まるで虫網に引っかかってしまったトンボの頭のように、綺麗に首から頭が取れてしまった。
落ちた勢いのままゴロゴロと転がってきて、母親だったものの顔が自分の足元で止まった。
その次に、居眠りしていたはずの父親の頭も取れてゴロゴロと転がってきて、母親だったものの顔の横に並ぶ。
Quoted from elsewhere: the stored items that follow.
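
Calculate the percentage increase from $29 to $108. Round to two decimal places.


Find the absolute change:
|108 - 29| = 79
Divide by original and multiply by 100:
79 / 29 x 100 = 272.4137...% ≈ 272.41%

272.41%


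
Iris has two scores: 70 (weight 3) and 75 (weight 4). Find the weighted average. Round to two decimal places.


Weighted sum:
3 x 70 + 4 x 75 = 510
Total weight:
3 + 4 = 7
Weighted average:
510 / 7 = 72.8571... ≈ 72.86

72.86


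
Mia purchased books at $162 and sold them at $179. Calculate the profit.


Selling price = $179
Cost price = $162
Profit = selling price - cost price:
Profit = $179 - $162 = $17

$17


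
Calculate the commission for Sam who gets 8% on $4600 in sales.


Convert rate to decimal:
8% = 0.08
Multiply by sales:
$4600 x 0.08 = $368

$368


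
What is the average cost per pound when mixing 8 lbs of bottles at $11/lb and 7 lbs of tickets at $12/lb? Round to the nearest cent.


Cost of bottles:
8 x $11 = $88
Cost of tickets:
7 x $12 = $84
Total cost: $88 + $84 = $172
Total weight: 15 lbs
Average: $172 / 15 = $11.4666... ≈ $11.47/lb

$11.47/lb


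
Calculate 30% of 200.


Convert percentage to decimal:
30% = 0.3
Multiply:
200 x 0.3 = 60

60


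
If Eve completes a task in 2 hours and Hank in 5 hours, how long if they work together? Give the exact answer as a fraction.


Eve's rate: 1/2 of the job per hour
Hank's rate: 1/5 of the job per hour
Combined rate: 1/2 + 1/5 = 7/10 per hour
Time = 1 / (7/10) = 10/7 hours (≈ 1.43 hours)

10/7 hours


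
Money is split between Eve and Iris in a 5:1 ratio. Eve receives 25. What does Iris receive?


Find the multiplier:
25 / 5 = 5
Apply to Iris's share:
1 x 5 = 5

5


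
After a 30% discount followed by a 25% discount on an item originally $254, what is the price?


First discount:
30% of $254 = $76.20
Price after first discount:
$254 - $76.20 = $177.80
Second discount:
25% of $177.80 = $44.45
Final price:
$177.80 - $44.45 = $133.35

$133.35


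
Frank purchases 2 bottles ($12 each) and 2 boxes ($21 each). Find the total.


Cost of bottles:
2 x $12 = $24
Cost of boxes:
2 x $21 = $42
Add both:
$24 + $42 = $66

$66


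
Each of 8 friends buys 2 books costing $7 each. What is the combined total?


Cost per person:
2 x $7 = $14
Group total:
8 x $14 = $112

$112


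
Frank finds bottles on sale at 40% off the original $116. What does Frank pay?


Calculate the discount amount:
40% of $116 = $46.40
Subtract from original:
$116 - $46.40 = $69.60

$69.60


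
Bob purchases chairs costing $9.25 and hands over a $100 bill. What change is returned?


Start with the amount paid:
$100
Subtract the price:
$100 - $9.25 = $90.75

$90.75


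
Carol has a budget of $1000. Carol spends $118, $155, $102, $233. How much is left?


Add up expenses:
$118 + $155 + $102 + $233 = $608
Subtract from budget:
$1000 - $608 = $392

$392


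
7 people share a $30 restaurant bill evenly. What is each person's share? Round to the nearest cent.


Total bill: $30
Number of people: 7
Each pays: $30 / 7 = $4.2857... ≈ $4.29

$4.29


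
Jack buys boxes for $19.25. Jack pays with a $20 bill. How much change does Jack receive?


Start with the amount paid:
$20
Subtract the price:
$20 - $19.25 = $0.75

$0.75


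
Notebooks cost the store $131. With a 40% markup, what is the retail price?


Calculate the markup amount:
40% of $131 = $52.40
Add to cost:
$131 + $52.40 = $183.40

$183.40


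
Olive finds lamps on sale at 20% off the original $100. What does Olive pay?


Calculate the discount amount:
20% of $100 = $20
Subtract from original:
$100 - $20 = $80

$80


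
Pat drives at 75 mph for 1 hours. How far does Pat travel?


Use the formula: distance = speed x time
Speed = 75 mph, Time = 1 hours
75 x 1 = 75 miles

75 miles


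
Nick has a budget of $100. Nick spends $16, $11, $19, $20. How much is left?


Add up expenses:
$16 + $11 + $19 + $20 = $66
Subtract from budget:
$100 - $66 = $34

$34


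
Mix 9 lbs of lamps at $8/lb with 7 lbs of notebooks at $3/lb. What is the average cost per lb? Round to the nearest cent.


Cost of lamps:
9 x $8 = $72
Cost of notebooks:
7 x $3 = $21
Total cost: $72 + $21 = $93
Total weight: 16 lbs
Average: $93 / 16 = $5.8125 ≈ $5.81/lb

$5.81/lb


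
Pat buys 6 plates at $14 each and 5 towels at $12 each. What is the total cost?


Cost of plates:
6 x $14 = $84
Cost of towels:
5 x $12 = $60
Add both:
$84 + $60 = $144

$144


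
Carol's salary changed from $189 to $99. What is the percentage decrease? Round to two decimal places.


Find the absolute change:
|99 - 189| = 90
Divide by original and multiply by 100:
90 / 189 x 100 = 47.6190...% ≈ 47.62%

47.62%


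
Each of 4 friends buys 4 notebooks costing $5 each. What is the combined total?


Cost per person:
4 x $5 = $20
Group total:
4 x $20 = $80

$80


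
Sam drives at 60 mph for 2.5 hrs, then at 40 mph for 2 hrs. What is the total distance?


Leg 1 distance:
60 x 2.5 = 150 miles
Leg 2 distance:
40 x 2 = 80 miles
Total distance:
150 + 80 = 230 miles

230 miles


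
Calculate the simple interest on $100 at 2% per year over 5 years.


Use the formula I = P x R x T / 100
P x R x T = 100 x 2 x 5 = 1000
I = 1000 / 100 = $10

$10


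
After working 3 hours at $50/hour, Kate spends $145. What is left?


Calculate earnings:
3 x $50 = $150
Subtract spending:
$150 - $145 = $5

$5


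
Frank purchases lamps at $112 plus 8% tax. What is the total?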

見上げてくる。濁った目が、生きている息子を見上げてくる。
自分は死んだのに、一人だけ生きていることを恨むように。妬むように。怒るように。
見上げてくる。生気の無い目が、睨みつけてくる。
「お前のせいだぁぁぁぁぁぁぁぁぁぁぁぁ!!」
「うわぁぁぁぁぁぁっ!!」
二人が同時に絶叫した。
恐怖のままに叫び、転びながらも玄関に向かって必死に走る。
立て付けの悪い横開きの扉を開けて、裸足のまま外に飛び出した。
外は暗かった。光はどこにもなかった。田舎とはいえ、街灯があり夜でも多少は灯りがあるはずなのに。空は綺麗に晴れ渡っているはずなのに。
真っ暗闇だった。
街灯の灯りも、月や星々の煌めきも見えなくて。
どこまでもどこまでも暗い世界が広がっている。
どこまでもどこまでも逃げ場がどこにもない世界だけが、目の前にある。
「あァ、やっと出てきテくれタぁぁぁ」
「ぁ、ぁぁぁ!」
全身が捩れた、血塗れの人がニタニタと血の気の引いた顔で笑う。
嬉しそうに、楽しそうに、これからのことを考えて恍惚に浸るように。
一歩一歩、ゆっくりと近づいてくる。
死が、目の前まで迫って来る。
「たの、たのシミましょうネぇぇぇぇぇ!!」
「いやだぁぁぁぁぁぁぁ!!」
悲鳴が虚しく暗い闇の世界に響いて。
何もかもを飲み込んだ。
「よし、終わったー」
たった一人を残して。
たった一人以外を全て平らげて。
「これでもう虫に煩わされることはないよ」
そこにいた人たちは。
そこにあった物は。
もうこの世界のどこにも無かった。
――という夢を見たのさ!
本当だよ。これは夢、幻、泡沫に見た悪夢。
目が覚めればみーんな戻ってるよ。笑ってるよ。生きてるよ。
首が突然落っこちるなんて、そんな馬鹿なことは無いさ。
みんなみーんな元通り。
心以外は元通り。体は綺麗になって、家は元の場所に戻って、はいおしまい。
もう二度とまともに外を歩けるようにはならないだろうけれど仕方がない。
誰かのハッピーエンドの裏には誰かのバッドエンドが付きものなのだから。